Mais um dia se inicia no canteiro de
obras. Na entrada improvisada com uma guarita e dois portões, um para o acesso
de pedestres e outro para o acesso de veículos, o vigia reclama da alta carga
de trabalho logo pela manhã:
- "Tenho que fazer o crachá de duas
pessoas, abrir o portão para a entrada de carros e ainda controlar o acesso dos
pedestres. O computador está uma porcaria! Preciso de mais uma pessoa!"
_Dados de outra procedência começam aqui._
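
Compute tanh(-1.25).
-0.8483

tanh(-1.25) = (e^(-1.25) - e^(1.25))/(e^(-1.25) + e^(1.25)) = -0.8483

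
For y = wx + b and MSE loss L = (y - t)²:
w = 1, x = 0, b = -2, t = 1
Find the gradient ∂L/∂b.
∂L/∂b = -6

y = wx + b = (1)(0) + -2 = -2
∂L/∂y = 2(y - t) = 2(-2 - 1) = -6
∂y/∂b = 1
∂L/∂b = ∂L/∂y · ∂y/∂b = -6 × 1 = -6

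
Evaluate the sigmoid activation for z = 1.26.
0.779

sigmoid(1.26) = 1/(1 + e^(-1.26)) = 1/(1 + 0.2837) = 0.779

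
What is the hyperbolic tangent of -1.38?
-0.881

tanh(-1.38) = (e^(-1.38) - e^(1.38))/(e^(-1.38) + e^(1.38)) = -0.881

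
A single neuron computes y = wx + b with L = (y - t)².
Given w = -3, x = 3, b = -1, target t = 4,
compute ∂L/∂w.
∂L/∂w = -84

y = wx + b = (-3)(3) + -1 = -10
∂L/∂y = 2(y - t) = 2(-10 - 4) = -28
∂y/∂w = x = 3
∂L/∂w = ∂L/∂y · ∂y/∂w = -28 × 3 = -84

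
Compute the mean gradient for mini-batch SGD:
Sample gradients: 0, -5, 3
Average gradient = -0.6667

Average = (1/3)(0 + -5 + 3) = -2/3 = -0.6667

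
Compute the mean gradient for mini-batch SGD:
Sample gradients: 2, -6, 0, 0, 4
Average gradient = 0

Average = (1/5)(2 + -6 + 0 + 0 + 4) = 0/5 = 0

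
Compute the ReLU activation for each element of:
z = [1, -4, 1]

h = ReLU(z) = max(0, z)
h = [1, 0, 1]

ReLU applied element-wise: max(0,1)=1, max(0,-4)=0, max(0,1)=1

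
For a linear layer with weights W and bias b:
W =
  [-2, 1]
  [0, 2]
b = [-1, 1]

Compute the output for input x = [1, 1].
y = [-2, 3]

Wx = [-2×1 + 1×1, 0×1 + 2×1]
   = [-1, 2]
y = Wx + b = [-1 + -1, 2 + 1] = [-2, 3]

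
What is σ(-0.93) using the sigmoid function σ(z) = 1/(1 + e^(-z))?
0.2829

sigmoid(-0.93) = 1/(1 + e^(0.93)) = 1/(1 + 2.535) = 0.2829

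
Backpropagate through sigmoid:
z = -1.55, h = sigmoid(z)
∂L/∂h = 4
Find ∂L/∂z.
∂L/∂z = 0.5777

σ(-1.55) = 0.1751
σ'(-1.55) = σ(-1.55)(1 - σ(-1.55)) = 0.1751 × 0.8249 = 0.1444
∂L/∂z = ∂L/∂h · σ'(z) = 4 × 0.1444 = 0.5777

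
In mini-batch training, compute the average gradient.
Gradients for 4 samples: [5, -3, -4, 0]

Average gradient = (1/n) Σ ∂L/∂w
Average gradient = -0.5

Average = (1/4)(5 + -3 + -4 + 0) = -2/4 = -0.5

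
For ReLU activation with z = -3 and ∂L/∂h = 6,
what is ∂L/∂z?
∂L/∂z = 0

h = ReLU(-3) = 0
Since z < 0: ∂h/∂z = 0
∂L/∂z = ∂L/∂h · ∂h/∂z = 6 × 0 = 0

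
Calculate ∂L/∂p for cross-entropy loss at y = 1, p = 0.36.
∂L/∂p = -2.778

∂L/∂p = -y/p + (1-y)/(1-p) = -1/0.36 + 0 = -2.778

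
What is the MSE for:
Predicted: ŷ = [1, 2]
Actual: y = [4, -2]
MSE = 12.5

MSE = (1/2)((1-4)² + (2--2)²) = (1/2)(9 + 16) = 12.5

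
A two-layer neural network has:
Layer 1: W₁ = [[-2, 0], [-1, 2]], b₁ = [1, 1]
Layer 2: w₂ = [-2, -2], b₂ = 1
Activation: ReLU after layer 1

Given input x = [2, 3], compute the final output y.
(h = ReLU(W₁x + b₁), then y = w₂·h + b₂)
y = -9

Layer 1 pre-activation: z₁ = [-3, 5]
After ReLU: h = [0, 5]
Layer 2 output: y = -2×0 + -2×5 + 1 = -9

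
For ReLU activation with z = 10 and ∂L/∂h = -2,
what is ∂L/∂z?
∂L/∂z = -2

h = ReLU(10) = 10
Since z > 0: ∂h/∂z = 1
∂L/∂z = ∂L/∂h · ∂h/∂z = -2 × 1 = -2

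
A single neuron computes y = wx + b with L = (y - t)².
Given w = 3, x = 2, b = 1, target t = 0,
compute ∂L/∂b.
∂L/∂b = 14

y = wx + b = (3)(2) + 1 = 7
∂L/∂y = 2(y - t) = 2(7 - 0) = 14
∂y/∂b = 1
∂L/∂b = ∂L/∂y · ∂y/∂b = 14 × 1 = 14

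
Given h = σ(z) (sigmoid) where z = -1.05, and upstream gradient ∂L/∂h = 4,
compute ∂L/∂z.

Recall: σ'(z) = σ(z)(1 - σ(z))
∂L/∂z = 0.7681

σ(-1.05) = 0.2592
σ'(-1.05) = σ(-1.05)(1 - σ(-1.05)) = 0.2592 × 0.7408 = 0.192
∂L/∂z = ∂L/∂h · σ'(z) = 4 × 0.192 = 0.7681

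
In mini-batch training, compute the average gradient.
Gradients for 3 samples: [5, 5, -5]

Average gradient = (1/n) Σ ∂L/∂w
Average gradient = 1.667

Average = (1/3)(5 + 5 + -5) = 5/3 = 1.667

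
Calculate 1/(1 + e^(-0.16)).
0.5399

sigmoid(0.16) = 1/(1 + e^(-0.16)) = 1/(1 + 0.8521) = 0.5399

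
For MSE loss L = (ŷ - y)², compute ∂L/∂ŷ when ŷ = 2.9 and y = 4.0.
∂L/∂ŷ = -2.2

∂L/∂ŷ = 2(ŷ - y) = 2(2.9 - 4.0) = 2(-1.1) = -2.2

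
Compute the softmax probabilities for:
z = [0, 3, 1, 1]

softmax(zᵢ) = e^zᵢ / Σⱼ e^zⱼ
p = [0.0377, 0.7573, 0.1025, 0.1025]

exp(z) = [1, 20.09, 2.718, 2.718]
Sum = 26.52
p = [0.0377, 0.7573, 0.1025, 0.1025]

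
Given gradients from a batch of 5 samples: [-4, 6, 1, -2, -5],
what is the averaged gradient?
Average gradient = -0.8

Average = (1/5)(-4 + 6 + 1 + -2 + -5) = -4/5 = -0.8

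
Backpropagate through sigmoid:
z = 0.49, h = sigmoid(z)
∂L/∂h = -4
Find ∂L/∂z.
∂L/∂z = -0.9423

σ(0.49) = 0.6201
σ'(0.49) = σ(0.49)(1 - σ(0.49)) = 0.6201 × 0.3799 = 0.2356
∂L/∂z = ∂L/∂h · σ'(z) = -4 × 0.2356 = -0.9423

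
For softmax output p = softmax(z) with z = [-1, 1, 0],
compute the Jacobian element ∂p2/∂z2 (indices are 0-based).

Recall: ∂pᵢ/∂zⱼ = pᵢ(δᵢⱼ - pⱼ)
∂p2/∂z2 = 0.1848

p = softmax(z) = [0.09003, 0.6652, 0.2447]
p2 = 0.2447

∂p2/∂z2 = p2(1 - p2) = 0.2447 × (1 - 0.2447) = 0.1848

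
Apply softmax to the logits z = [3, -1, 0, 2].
p = [0.6964, 0.0128, 0.0347, 0.2562]

exp(z) = [20.09, 0.3679, 1, 7.389]
Sum = 28.84
p = [0.6964, 0.0128, 0.0347, 0.2562]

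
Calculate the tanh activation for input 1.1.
0.8005

tanh(1.1) = (e^(1.1) - e^(-1.1))/(e^(1.1) + e^(-1.1)) = 0.8005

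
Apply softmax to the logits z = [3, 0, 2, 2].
p = [0.5601, 0.0279, 0.206, 0.206]

exp(z) = [20.09, 1, 7.389, 7.389]
Sum = 35.86
p = [0.5601, 0.0279, 0.206, 0.206]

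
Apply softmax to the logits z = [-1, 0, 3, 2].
p = [0.0128, 0.0347, 0.6964, 0.2562]

exp(z) = [0.3679, 1, 20.09, 7.389]
Sum = 28.84
p = [0.0128, 0.0347, 0.6964, 0.2562]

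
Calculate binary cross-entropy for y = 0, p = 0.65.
L = 1.05

L = -0·log(0.65) - 1·log(0.35) = -log(0.35) = 1.05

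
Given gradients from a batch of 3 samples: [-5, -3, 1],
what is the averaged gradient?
Average gradient = -2.333

Average = (1/3)(-5 + -3 + 1) = -7/3 = -2.333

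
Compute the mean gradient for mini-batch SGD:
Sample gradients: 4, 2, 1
Average gradient = 2.333

Average = (1/3)(4 + 2 + 1) = 7/3 = 2.333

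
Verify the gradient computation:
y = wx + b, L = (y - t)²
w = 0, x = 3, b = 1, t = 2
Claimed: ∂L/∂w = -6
Correct

y = (0)(3) + 1 = 1
∂L/∂y = 2(y - t) = 2(1 - 2) = -2
∂y/∂w = x = 3
∂L/∂w = -2 × 3 = -6

Claimed value: -6
Correct: The correct gradient is -6.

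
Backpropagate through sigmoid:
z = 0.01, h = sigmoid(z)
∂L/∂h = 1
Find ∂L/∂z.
∂L/∂z = 0.25

σ(0.01) = 0.5025
σ'(0.01) = σ(0.01)(1 - σ(0.01)) = 0.5025 × 0.4975 = 0.25
∂L/∂z = ∂L/∂h · σ'(z) = 1 × 0.25 = 0.25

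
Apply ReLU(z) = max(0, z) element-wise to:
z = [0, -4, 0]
h = [0, 0, 0]

ReLU applied element-wise: max(0,0)=0, max(0,-4)=0, max(0,0)=0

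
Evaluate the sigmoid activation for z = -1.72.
0.1519

sigmoid(-1.72) = 1/(1 + e^(1.72)) = 1/(1 + 5.585) = 0.1519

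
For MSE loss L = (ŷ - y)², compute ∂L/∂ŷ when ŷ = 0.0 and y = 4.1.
∂L/∂ŷ = -8.2

∂L/∂ŷ = 2(ŷ - y) = 2(0.0 - 4.1) = 2(-4.1) = -8.2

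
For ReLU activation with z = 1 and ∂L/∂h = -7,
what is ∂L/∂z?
∂L/∂z = -7

h = ReLU(1) = 1
Since z > 0: ∂h/∂z = 1
∂L/∂z = ∂L/∂h · ∂h/∂z = -7 × 1 = -7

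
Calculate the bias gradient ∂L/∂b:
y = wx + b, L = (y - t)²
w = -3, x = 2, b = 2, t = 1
∂L/∂b = -10

y = wx + b = (-3)(2) + 2 = -4
∂L/∂y = 2(y - t) = 2(-4 - 1) = -10
∂y/∂b = 1
∂L/∂b = ∂L/∂y · ∂y/∂b = -10 × 1 = -10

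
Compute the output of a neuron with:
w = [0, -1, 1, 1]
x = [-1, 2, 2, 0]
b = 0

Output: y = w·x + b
y = 0

y = (0)(-1) + (-1)(2) + (1)(2) + (1)(0) + 0 = 0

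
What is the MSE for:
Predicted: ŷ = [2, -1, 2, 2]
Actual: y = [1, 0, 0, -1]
MSE = 3.75

MSE = (1/4)((2-1)² + (-1-0)² + (2-0)² + (2--1)²) = (1/4)(1 + 1 + 4 + 9) = 3.75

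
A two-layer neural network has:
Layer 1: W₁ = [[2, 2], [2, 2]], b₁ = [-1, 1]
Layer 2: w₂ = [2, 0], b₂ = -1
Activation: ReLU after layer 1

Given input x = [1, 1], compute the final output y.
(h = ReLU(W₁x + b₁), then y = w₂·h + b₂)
y = 5

Layer 1 pre-activation: z₁ = [3, 5]
After ReLU: h = [3, 5]
Layer 2 output: y = 2×3 + 0×5 + -1 = 5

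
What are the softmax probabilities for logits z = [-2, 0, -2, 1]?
p = [0.0339, 0.2507, 0.0339, 0.6815]

exp(z) = [0.1353, 1, 0.1353, 2.718]
Sum = 3.989
p = [0.0339, 0.2507, 0.0339, 0.6815]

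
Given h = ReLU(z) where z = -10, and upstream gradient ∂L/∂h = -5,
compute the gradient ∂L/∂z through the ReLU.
∂L/∂z = 0

h = ReLU(-10) = 0
Since z < 0: ∂h/∂z = 0
∂L/∂z = ∂L/∂h · ∂h/∂z = -5 × 0 = 0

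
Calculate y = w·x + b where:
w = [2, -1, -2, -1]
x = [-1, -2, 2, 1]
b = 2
y = -3

y = (2)(-1) + (-1)(-2) + (-2)(2) + (-1)(1) + 2 = -3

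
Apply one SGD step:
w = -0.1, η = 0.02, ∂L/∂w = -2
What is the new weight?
w_new = -0.06

w_new = w - η·∂L/∂w = -0.1 - 0.02×(-2) = -0.1 - (-0.04) = -0.06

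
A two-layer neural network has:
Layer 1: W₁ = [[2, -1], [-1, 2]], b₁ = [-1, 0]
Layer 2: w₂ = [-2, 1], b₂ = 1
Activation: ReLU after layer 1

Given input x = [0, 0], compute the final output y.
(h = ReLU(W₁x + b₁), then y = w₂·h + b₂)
y = 1

Layer 1 pre-activation: z₁ = [-1, 0]
After ReLU: h = [0, 0]
Layer 2 output: y = -2×0 + 1×0 + 1 = 1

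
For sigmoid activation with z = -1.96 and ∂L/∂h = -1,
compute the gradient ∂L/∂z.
∂L/∂z = -0.1082

σ(-1.96) = 0.1235
σ'(-1.96) = σ(-1.96)(1 - σ(-1.96)) = 0.1235 × 0.8765 = 0.1082
∂L/∂z = ∂L/∂h · σ'(z) = -1 × 0.1082 = -0.1082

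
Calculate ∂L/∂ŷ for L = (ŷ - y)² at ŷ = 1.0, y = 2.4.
∂L/∂ŷ = -2.8

∂L/∂ŷ = 2(ŷ - y) = 2(1.0 - 2.4) = 2(-1.4) = -2.8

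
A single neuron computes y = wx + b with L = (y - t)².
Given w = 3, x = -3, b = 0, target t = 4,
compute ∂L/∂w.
∂L/∂w = 78

y = wx + b = (3)(-3) + 0 = -9
∂L/∂y = 2(y - t) = 2(-9 - 4) = -26
∂y/∂w = x = -3
∂L/∂w = ∂L/∂y · ∂y/∂w = -26 × -3 = 78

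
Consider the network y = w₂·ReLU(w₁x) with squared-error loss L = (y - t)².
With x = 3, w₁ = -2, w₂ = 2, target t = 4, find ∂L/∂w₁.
∂L/∂w₁ = 0

Forward pass:
z = w₁x = -2×3 = -6
h = ReLU(-6) = 0
y = w₂h = 2×0 = 0

Backward pass:
∂L/∂y = 2(y - t) = 2(0 - 4) = -8
∂y/∂h = w₂ = 2
∂h/∂z = 0 (ReLU derivative)
∂z/∂w₁ = x = 3

∂L/∂w₁ = -8 × 2 × 0 × 3 = 0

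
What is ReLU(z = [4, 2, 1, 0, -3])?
h = [4, 2, 1, 0, 0]

ReLU applied element-wise: max(0,4)=4, max(0,2)=2, max(0,1)=1, max(0,0)=0, max(0,-3)=0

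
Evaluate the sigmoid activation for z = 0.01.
0.5025

sigmoid(0.01) = 1/(1 + e^(-0.01)) = 1/(1 + 0.99) = 0.5025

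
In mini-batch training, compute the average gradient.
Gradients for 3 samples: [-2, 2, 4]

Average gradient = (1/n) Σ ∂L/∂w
Average gradient = 1.333

Average = (1/3)(-2 + 2 + 4) = 4/3 = 1.333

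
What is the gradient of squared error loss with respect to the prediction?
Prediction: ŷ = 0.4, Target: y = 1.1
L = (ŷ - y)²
∂L/∂ŷ = -1.4

∂L/∂ŷ = 2(ŷ - y) = 2(0.4 - 1.1) = 2(-0.7) = -1.4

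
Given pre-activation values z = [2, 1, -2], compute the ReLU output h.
h = [2, 1, 0]

ReLU applied element-wise: max(0,2)=2, max(0,1)=1, max(0,-2)=0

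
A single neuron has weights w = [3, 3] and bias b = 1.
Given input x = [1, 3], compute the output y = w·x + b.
y = 13

y = (3)(1) + (3)(3) + 1 = 13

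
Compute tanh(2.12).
0.9716

tanh(2.12) = (e^(2.12) - e^(-2.12))/(e^(2.12) + e^(-2.12)) = 0.9716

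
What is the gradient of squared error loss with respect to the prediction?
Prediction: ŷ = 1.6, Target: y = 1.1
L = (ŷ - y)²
∂L/∂ŷ = 1.0

∂L/∂ŷ = 2(ŷ - y) = 2(1.6 - 1.1) = 2(0.5) = 1.0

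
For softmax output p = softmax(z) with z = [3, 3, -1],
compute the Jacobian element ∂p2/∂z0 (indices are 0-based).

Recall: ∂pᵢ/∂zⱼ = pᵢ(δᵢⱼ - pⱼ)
∂p2/∂z0 = -0.004496

p = softmax(z) = [0.4955, 0.4955, 0.009075]
p2 = 0.009075, p0 = 0.4955

∂p2/∂z0 = -p2 × p0 = -0.009075 × 0.4955 = -0.004496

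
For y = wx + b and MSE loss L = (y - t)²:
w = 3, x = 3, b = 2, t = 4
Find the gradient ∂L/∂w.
∂L/∂w = 42

y = wx + b = (3)(3) + 2 = 11
∂L/∂y = 2(y - t) = 2(11 - 4) = 14
∂y/∂w = x = 3
∂L/∂w = ∂L/∂y · ∂y/∂w = 14 × 3 = 42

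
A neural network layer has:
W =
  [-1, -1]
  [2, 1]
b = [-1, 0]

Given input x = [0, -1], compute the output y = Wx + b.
y = [0, -1]

Wx = [-1×0 + -1×-1, 2×0 + 1×-1]
   = [1, -1]
y = Wx + b = [1 + -1, -1 + 0] = [0, -1]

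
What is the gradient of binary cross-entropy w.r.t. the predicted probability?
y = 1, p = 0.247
∂L/∂p = -4.049

∂L/∂p = -y/p + (1-y)/(1-p) = -1/0.247 + 0 = -4.049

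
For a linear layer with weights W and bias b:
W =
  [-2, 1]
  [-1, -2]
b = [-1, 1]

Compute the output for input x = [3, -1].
y = [-8, 0]

Wx = [-2×3 + 1×-1, -1×3 + -2×-1]
   = [-7, -1]
y = Wx + b = [-7 + -1, -1 + 1] = [-8, 0]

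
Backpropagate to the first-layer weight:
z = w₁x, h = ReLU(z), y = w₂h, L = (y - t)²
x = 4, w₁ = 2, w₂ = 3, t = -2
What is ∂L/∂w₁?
∂L/∂w₁ = 624

Forward pass:
z = w₁x = 2×4 = 8
h = ReLU(8) = 8
y = w₂h = 3×8 = 24

Backward pass:
∂L/∂y = 2(y - t) = 2(24 - -2) = 52
∂y/∂h = w₂ = 3
∂h/∂z = 1 (ReLU derivative)
∂z/∂w₁ = x = 4

∂L/∂w₁ = 52 × 3 × 1 × 4 = 624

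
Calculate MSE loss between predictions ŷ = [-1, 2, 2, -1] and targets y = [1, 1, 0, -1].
MSE = 2.25

MSE = (1/4)((-1-1)² + (2-1)² + (2-0)² + (-1--1)²) = (1/4)(4 + 1 + 4 + 0) = 2.25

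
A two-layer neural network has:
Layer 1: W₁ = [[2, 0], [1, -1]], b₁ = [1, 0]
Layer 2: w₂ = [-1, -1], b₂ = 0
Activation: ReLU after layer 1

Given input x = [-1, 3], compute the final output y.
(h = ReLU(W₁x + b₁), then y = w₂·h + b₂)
y = 0

Layer 1 pre-activation: z₁ = [-1, -4]
After ReLU: h = [0, 0]
Layer 2 output: y = -1×0 + -1×0 + 0 = 0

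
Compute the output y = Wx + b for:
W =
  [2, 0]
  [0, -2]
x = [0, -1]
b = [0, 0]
y = [0, 2]

Wx = [2×0 + 0×-1, 0×0 + -2×-1]
   = [0, 2]
y = Wx + b = [0 + 0, 2 + 0] = [0, 2]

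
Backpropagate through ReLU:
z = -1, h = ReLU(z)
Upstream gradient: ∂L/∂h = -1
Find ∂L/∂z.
∂L/∂z = 0

h = ReLU(-1) = 0
Since z < 0: ∂h/∂z = 0
∂L/∂z = ∂L/∂h · ∂h/∂z = -1 × 0 = 0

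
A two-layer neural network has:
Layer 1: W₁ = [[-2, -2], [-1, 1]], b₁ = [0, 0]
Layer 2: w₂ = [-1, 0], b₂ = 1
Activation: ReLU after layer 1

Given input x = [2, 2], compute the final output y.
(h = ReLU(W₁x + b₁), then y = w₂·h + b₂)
y = 1

Layer 1 pre-activation: z₁ = [-8, 0]
After ReLU: h = [0, 0]
Layer 2 output: y = -1×0 + 0×0 + 1 = 1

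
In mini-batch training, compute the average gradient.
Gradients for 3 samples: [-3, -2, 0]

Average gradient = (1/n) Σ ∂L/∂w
Average gradient = -1.667

Average = (1/3)(-3 + -2 + 0) = -5/3 = -1.667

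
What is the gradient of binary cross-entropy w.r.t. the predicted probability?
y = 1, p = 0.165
∂L/∂p = -6.061

∂L/∂p = -y/p + (1-y)/(1-p) = -1/0.165 + 0 = -6.061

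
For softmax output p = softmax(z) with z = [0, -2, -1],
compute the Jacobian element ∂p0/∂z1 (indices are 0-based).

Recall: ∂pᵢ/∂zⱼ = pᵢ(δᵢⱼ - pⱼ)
∂p0/∂z1 = -0.05989

p = softmax(z) = [0.6652, 0.09003, 0.2447]
p0 = 0.6652, p1 = 0.09003

∂p0/∂z1 = -p0 × p1 = -0.6652 × 0.09003 = -0.05989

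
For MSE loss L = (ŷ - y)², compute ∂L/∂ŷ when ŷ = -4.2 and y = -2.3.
∂L/∂ŷ = -3.8

∂L/∂ŷ = 2(ŷ - y) = 2(-4.2 - -2.3) = 2(-1.9) = -3.8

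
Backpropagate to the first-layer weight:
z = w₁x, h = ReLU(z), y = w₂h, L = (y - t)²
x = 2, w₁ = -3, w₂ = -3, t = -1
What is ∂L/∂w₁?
∂L/∂w₁ = 0

Forward pass:
z = w₁x = -3×2 = -6
h = ReLU(-6) = 0
y = w₂h = -3×0 = 0

Backward pass:
∂L/∂y = 2(y - t) = 2(0 - -1) = 2
∂y/∂h = w₂ = -3
∂h/∂z = 0 (ReLU derivative)
∂z/∂w₁ = x = 2

∂L/∂w₁ = 2 × -3 × 0 × 2 = 0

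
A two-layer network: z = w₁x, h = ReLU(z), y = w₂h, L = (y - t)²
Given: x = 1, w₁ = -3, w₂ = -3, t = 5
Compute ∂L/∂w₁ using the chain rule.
∂L/∂w₁ = 0

Forward pass:
z = w₁x = -3×1 = -3
h = ReLU(-3) = 0
y = w₂h = -3×0 = 0

Backward pass:
∂L/∂y = 2(y - t) = 2(0 - 5) = -10
∂y/∂h = w₂ = -3
∂h/∂z = 0 (ReLU derivative)
∂z/∂w₁ = x = 1

∂L/∂w₁ = -10 × -3 × 0 × 1 = 0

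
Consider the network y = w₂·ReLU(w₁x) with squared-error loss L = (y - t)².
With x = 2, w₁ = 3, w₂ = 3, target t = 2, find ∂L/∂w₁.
∂L/∂w₁ = 192

Forward pass:
z = w₁x = 3×2 = 6
h = ReLU(6) = 6
y = w₂h = 3×6 = 18

Backward pass:
∂L/∂y = 2(y - t) = 2(18 - 2) = 32
∂y/∂h = w₂ = 3
∂h/∂z = 1 (ReLU derivative)
∂z/∂w₁ = x = 2

∂L/∂w₁ = 32 × 3 × 1 × 2 = 192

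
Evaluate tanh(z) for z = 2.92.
0.9942

tanh(2.92) = (e^(2.92) - e^(-2.92))/(e^(2.92) + e^(-2.92)) = 0.9942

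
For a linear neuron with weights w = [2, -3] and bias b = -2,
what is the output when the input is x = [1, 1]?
y = -3

y = (2)(1) + (-3)(1) + -2 = -3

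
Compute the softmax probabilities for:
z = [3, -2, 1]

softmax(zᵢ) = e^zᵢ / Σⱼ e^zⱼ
p = [0.8756, 0.0059, 0.1185]

exp(z) = [20.09, 0.1353, 2.718]
Sum = 22.94
p = [0.8756, 0.0059, 0.1185]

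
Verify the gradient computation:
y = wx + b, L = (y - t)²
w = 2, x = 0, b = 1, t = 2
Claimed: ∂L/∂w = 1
Incorrect

y = (2)(0) + 1 = 1
∂L/∂y = 2(y - t) = 2(1 - 2) = -2
∂y/∂w = x = 0
∂L/∂w = -2 × 0 = 0

Claimed value: 1
Incorrect: The correct gradient is 0.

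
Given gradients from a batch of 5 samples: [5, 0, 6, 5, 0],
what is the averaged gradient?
Average gradient = 3.2

Average = (1/5)(5 + 0 + 6 + 5 + 0) = 16/5 = 3.2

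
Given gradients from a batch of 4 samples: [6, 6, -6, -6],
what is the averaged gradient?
Average gradient = 0

Average = (1/4)(6 + 6 + -6 + -6) = 0/4 = 0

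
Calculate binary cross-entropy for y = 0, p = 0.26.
L = 0.3011

L = -0·log(0.26) - 1·log(0.74) = -log(0.74) = 0.3011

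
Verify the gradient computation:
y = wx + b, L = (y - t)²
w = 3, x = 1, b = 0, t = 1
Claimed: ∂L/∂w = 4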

Na reunião de DDS (diálogo diário de
segurança), que é feita todos os dias antes dos operários iniciarem os
trabalhos, um funcionário levanta a voz e reclama da comida do dia anterior. A
técnica de segurança responde que a reclamação deve ser direcionada de forma
organizada às pessoas realmente responsáveis. Mas não sei se ela foi
compreendida.
Depois de muitos meses é normal enjoar do
tempero da comida. Na obra são servidas três refeições por dia, o café da
manhã, almoço e o café da tarde. Se tiver turno da noite também é servido o
jantar.
O diálogo de segurança é importante para
garantir que as regras de segurança, saúde e meio ambiente sejam atendidas. Com
isso, diminui a ocorrência de acidentes.
Um pouco depois, o faxineiro, preocupado
com a ecologia, vê o cesto de lixo reciclável e comenta:
- "Na lixeira está escrito bem grande
PLÁSTICO e o camarada me joga uma casca de banana!"
Além do faxineiro citado acima, trabalha
na obra também o faxineiro Maxwell. Ele está tendo aulas com um dos técnicos de
segurança para aprender a ler. Deixou a família no Piauí para trabalhar nas
obras de São Paulo durante o período de entressafra da cana-de-açúcar. Seu
objetivo é voltar para lá novamente na safra. Contou que lhe roubaram 200
"contos" por não saber ler. Disse que o colega foi ao banco depositar
um envelope de dinheiro para sua esposa no caixa eletrônico. Depois recebeu uma
ligação do próprio banco dizendo que o envelope estava em branco. Descoberto a falcatrua
o colega disse que lhe daria 100 "contos", mas o faxineiro deixou
para lá. Disse que iria considerar que gastou com bebedeira. Sendo que ele saía
muito pouco do alojamento para evitar a tentação.
Enquanto uns fazem MBA, buscam experiências
internacionais e estudam vários idiomas para romperem seus limites e alcançarem
o desejado sucesso, outros ainda possuem como limitante o analfabetismo.
Na hora do almoço os trabalhadores lotam
seus pratos e enchem seus copos com um suco colorido e muito doce. Depois
descansam acessando a internet nos seus celulares, jogando truco ou dormindo.
Mais tarde se escuta de dentro do
"contêiner", onde estão instalados os funcionários da área
administrativa, o comprador com uma voz amigável fazer o primeiro contato com
um fornecedor de equipamentos:
- "Boa tarde, tudo bom? Gostaria de
falar com alguém da área comercial. Quero apresentar uma carta convite para
adquirir um produto de vossa empresa".
Já é possível imaginar que após seis meses
sua abordagem será diferente, mais ou menos assim:
- "Esse equipamento tinha que estar
aqui ontem!! Eu já falei que dia 09 não é dia 10! Não vou pagar o aditivo do
contrato..... Você já sabia desse custo..... Tinha que estar incluído....Vou
cobrar multa por atraso....!!
Caminhando pela obra se escuta de longe o
som do rádio de Rômulo. Um operário que trabalha o tempo inteiro escutando
música evangélica no celular. É cego de um olho. Conta que foi de tanto apanhar
do pai quando era criança. Diz que o perdoou, pois ele não sabia o que estava
fazendo.
No final do dia o técnico de segurança faz
a sua última ronda. Ele é como um policial na obra. Fiscaliza se as normas
estão sendo cumpridas. Encontra um grupo de funcionários trabalhando em cima de
um muro sem o cinto de segurança. O diálogo transcorre mais ou menos assim:
- "Desce daí!! Não adianta colocar o
cinto agora que eu vi que você estava sem cinto! Cadê o passaporte? Mostra!
Passaporte vencido? Cadê a permissão de trabalho de vocês? Não tem? Cadê o selo
permitindo o trabalho em altura? Não tem! Parem a atividade. Juntem as coisas
todo mundo e me encontrem na área de convivência! da obra"!
E assim termina mais um dia. Em meio às
estacas, aos blocos, ao concreto e das estruturas metálicas circulam as pessoas
acumulando histórias e experiências de vida.